So the U.S. is currently facing its worst whooping cough epidemic in over 50 years, and while I'm disturbed, I'm not particularly surprised. Whooping cough was the reason why I made the decision to get my daughter vaccinated 11 years ago. The vaccination debate was just hitting red-hot status back then, and I wasn't sure what to do when Charlotte was born.
On the one hand, as someone with more faith in natural and alternative approaches to health than traditional medicine, I was inclined to think maybe there was some truth to the autism/vaccine connection. On the other hand, as a new mom in a big city (Manhattan) who never wanted her baby to get sick, ever, I was inclined to innoculate against everything possible.
So I asked my pediatrician at the time (Dr. Marie Sanford, she was amazing!) to level with me: Which was the riskier choice?

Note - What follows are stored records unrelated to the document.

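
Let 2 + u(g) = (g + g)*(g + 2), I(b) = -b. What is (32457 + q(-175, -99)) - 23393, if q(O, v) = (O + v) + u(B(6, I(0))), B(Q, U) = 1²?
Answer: 8794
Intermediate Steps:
B(Q, U) = 1
u(g) = -2 + 2*g*(2 + g) (u(g) = -2 + (g + g)*(g + 2) = -2 + (2*g)*(2 + g) = -2 + 2*g*(2 + g))
q(O, v) = 4 + O + v (q(O, v) = (O + v) + (-2 + 2*1² + 4*1) = (O + v) + (-2 + 2*1 + 4) = (O + v) + (-2 + 2 + 4) = (O + v) + 4 = 4 + O + v)
(32457 + q(-175, -99)) - 23393 = (32457 + (4 - 175 - 99)) - 23393 = (32457 - 270) - 23393 = 32187 - 23393 = 8794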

I will never forget what she told me.
"Look, I'm not discounting the research about vaccines or saying there are absolutely no side effects, but I've never seen any child develop problems firsthand," she said.
"What I DO see, every year, are kids coming into the emergency room with whooping cough. And it's not pretty. In the U.S., we think of whooping cough as a disease that's been largely eradicated. But that's not true in other parts of the world, so ... especially in an international city like this ... it's conceivable that your baby could be exposed."
That was all I needed to hear. And now, over a decade later, Dr. Sanford's words seem almost prophetic. I'm not pointing fingers at specific parents or saying the anti-vax movement directly caused the whooping cough epidemic but there is definitely (obviously) a connection. The effectiveness of the whooping cough vaccine relies on what's called “herd immunity," meaning that "If enough people are immune to the bacteria, then even if someone gets sick, the disease cannot easily spread through the community. This is especially true for very young infants, who are too young to be vaccinated and whose immune systems are not yet strong enough to defeat the bacteria on their own."
I guess personal choices can affect public health after all.
What do you think is behind the whooping cough epidemic?
Image via edenpictures/Flickr


Ashley Is a Widow Who Stays Strong...
This Hot Dad Wants to Vacuum Your Rug
This Hot Dad Wants to Do Your Ironing
KStew Refuses to Shower
















Comments 119
http://www.msnbc.msn.com/id/48244170#.UAsnDJHbM_w
"Some parents in California and other states have rebelled against vaccinations and gotten their children exempted from rules that require them to get their shots to enroll in school. Washington state has one of the highest exemption rates in the nation. But the CDC said that does not appear to be a major factor in the outbreak, since most of the youngsters who got sick had been vaccinated."
Oh yay! A vaccine post!
*grabs popcorn and watches the show.
For those of you commenting on mutating viruses as a result of unvaccinated children you have missed the class in biology about why things mutate. There must be a reason for something to mutate or evolve. In this case bacteria will mutate if it cannot infect a body in its current form. Vaccinations make it more difficult for whooping cough to infect the human body in it's current bacterial form because the body develops partial immunity to the bacteria but over time life finds a way to survive and it mutates and findes a way around the vaccine. The whooping cough bacteria has no need to mutate to infect an unvaccinated child because they have no immunties to the bacteria.
My dilemma is that my daughter can't be vaccinated for whooping cough because she is allergic to something in the serum. She gets all of the other vaccinations. My husband and I religiously update our vaccinations and the vaccinations of our other children. However, it has happened now twice that she has been exposed to whooping cough by non-vaxed kids. She then has to go on a regiment of very serious antibiotics and we pray that it doesn't develop into anything serious. This disease can kill children...the herd immunity is what would protect my daughter. Alas, the herd immunity is no longer strong enough to combat this illness.
@jagamama; So, quoting a portion of my post and then repeating what the rest of it said in your word? XD You can call me obnoxious if you want, I did not say that my child would not be there with children that are not vaccinated. If you read my entire post, I clearly stated that do what you want! Yes I would rather everyone vaccinate so my child has a smaller risk of being exposed to the things that can kill her. I simply pointed out information that people are avoiding or overlooking and then said if you are going to make ANY DECISIONS make it an educated one.
And thank you Toshia Parker, for that post. That was what I have been hearing over and over again about this WC out break. I don't see what there is to debate. It seems that vaccinating your kids against WC is OBVIOUSLY not effective. I personally had an 8 mo old, a 2 yr old and a 4 yr old, all get mild cases of WC At about the same time, (4 yr old vaccinated, two younger kids were not) and was able to get them over it with homeopathic methods. And of course they stayed at home while sick. What's the big deal? The parents of new babies should use caution, as well as the elderly, vaxed or not. That's all you can do.
I find it extremely obnoxious that people assume that parents who don't vaccinate their children make that choice because they think vaccines cause autism or for any reason involving Jenny McCarthy. For most non-vaxing parents, autism and celebrities has nothing to do with it.